Nearly 50 years ago, in 1966, the Brown University faculty voted to establish the right of any faculty member or student group to invite any speaker of their choosing to campus. This new policy was affirmed by the Brown University Corporation, and it remains in effect today.

This policy change took place during a turbulent time in America. Memories of the McCarthy Era blacklists were still fresh, the Civil Rights movement was in full swing and opposition to the Vietnam War was mounting across the country, especially on university campuses.

The new policy represented a huge win for Brown students.  Previously, students had to gain the approval of the Brown administration to bring controversial speakers to campus.  Malcolm X’s visit to Brown in 1961 nearly didn’t happen: President Barnaby Keeney refused several student requests to invite him. He finally relented only on the grounds that no University funds be used to support the event. The new policy removed the administrative filter on who could be invited, paving the way for a much wider range of ideas to be presented and debated at Brown.

This year, some students have questioned whether there should be limits to this policy. They have argued that there are some people whose ideas are so hurtful to members of the community that they should not be invited to speak at Brown. This includes then-New York City Police Department Commissioner Raymond Kelly and, more immediately, Sergeant Benjamin Anthony, a reservist in the Israeli Defense Forces, who is to speak at the Brown/RISD Hillel this evening.

The Hillel invitation to Sergeant Anthony differs from the invitation by the Taubman Center for Public Policy and American Institutions to Commissioner Kelly in one important respect: Hillel is an independent organization and its events are governed by Hillel policies, not University policies. However, the Hillel event has resurrected the important debate over “who can speak” at Brown. I hope members of our community pay attention to this debate.

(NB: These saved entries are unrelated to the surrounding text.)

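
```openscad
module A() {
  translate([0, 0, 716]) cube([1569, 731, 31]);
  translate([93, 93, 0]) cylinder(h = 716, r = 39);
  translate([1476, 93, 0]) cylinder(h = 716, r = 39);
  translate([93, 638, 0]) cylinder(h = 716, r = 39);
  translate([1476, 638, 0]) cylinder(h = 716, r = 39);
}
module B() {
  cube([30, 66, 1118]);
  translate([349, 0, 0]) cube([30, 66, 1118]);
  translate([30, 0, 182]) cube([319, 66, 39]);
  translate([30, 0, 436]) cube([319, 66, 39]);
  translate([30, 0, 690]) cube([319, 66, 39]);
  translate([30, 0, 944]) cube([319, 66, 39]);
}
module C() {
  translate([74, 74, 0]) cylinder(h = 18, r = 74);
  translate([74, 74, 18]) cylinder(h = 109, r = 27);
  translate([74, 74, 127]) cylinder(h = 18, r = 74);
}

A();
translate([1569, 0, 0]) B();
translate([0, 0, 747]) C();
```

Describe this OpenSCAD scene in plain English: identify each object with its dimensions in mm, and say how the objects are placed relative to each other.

A is a rectangular dining table. The top is 1569×731×31 mm with its upper surface at z = 747 mm. It stands on four round legs of 78 mm diameter, each leg's bounding box inset 54 mm from the nearest pair of top edges, running from the floor to the underside of the top.

B is a straight ladder. Two 30×66 mm vertical rails, 1118 mm tall, stand 379 mm apart (outside-to-outside) with their front faces coplanar on the −y side. 4 rungs, each 66 mm deep and 39 mm tall, span between the inner faces of the rails, front faces flush with the rails. The lowest rung's underside is at z = 182 mm and rungs are spaced 254 mm apart (underside to underside).

C is a spool: two coaxial disc flanges of radius 74 mm and thickness 18 mm, joined by a core cylinder of radius 27 mm and height 109 mm. The lower flange rests on z = 0 and the three cylinders share a vertical axis.

The ladder is against the table's +x side, with their −y faces flush. The spool is on top of the table.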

As most members of the Brown community know, I strongly support the current policy that allows faculty members and student groups to invite anyone of their choosing to campus. I will continue to support and enforce this policy as long as I am Brown’s president. To backslide on this issue would be to condone censorship. It would have a chilling effect on the intellectual environment on campus and erode an important right that faculty members and students currently enjoy. I certainly do not want to revert to the old days, in which the approval of the Brown president was needed to invite a controversial speaker to campus. I would also oppose giving this power of approval to any other person or group on campus. Such a move would hurt the entire community. It could even come back to harm the very individuals who have objected to inviting Commissioner Kelly and Sergeant Anthony — by limiting their ability to bring speakers with opposing points of view to campus in the future.

What should members of our community do if someone whose views and actions are thought to be abhorrent is invited to speak on campus? Students have many options. One is to attend the talk (if it is open to the general population), listen and ask hard questions. Another is to boycott the talk. Yet another option is to protest. Protest has a long and proud history at Brown. Time and time again students have used it to express deeply felt beliefs about important social and political issues. Peaceful protest — which respects University policies and Rhode Island laws — is protected by the Brown Code of Student Conduct. I am proud of our students who exercise their right to peaceful protest and, as president of Brown, I will support this right with as much energy and zeal as I support the right of faculty members and students to invite anyone they want to speak at Brown.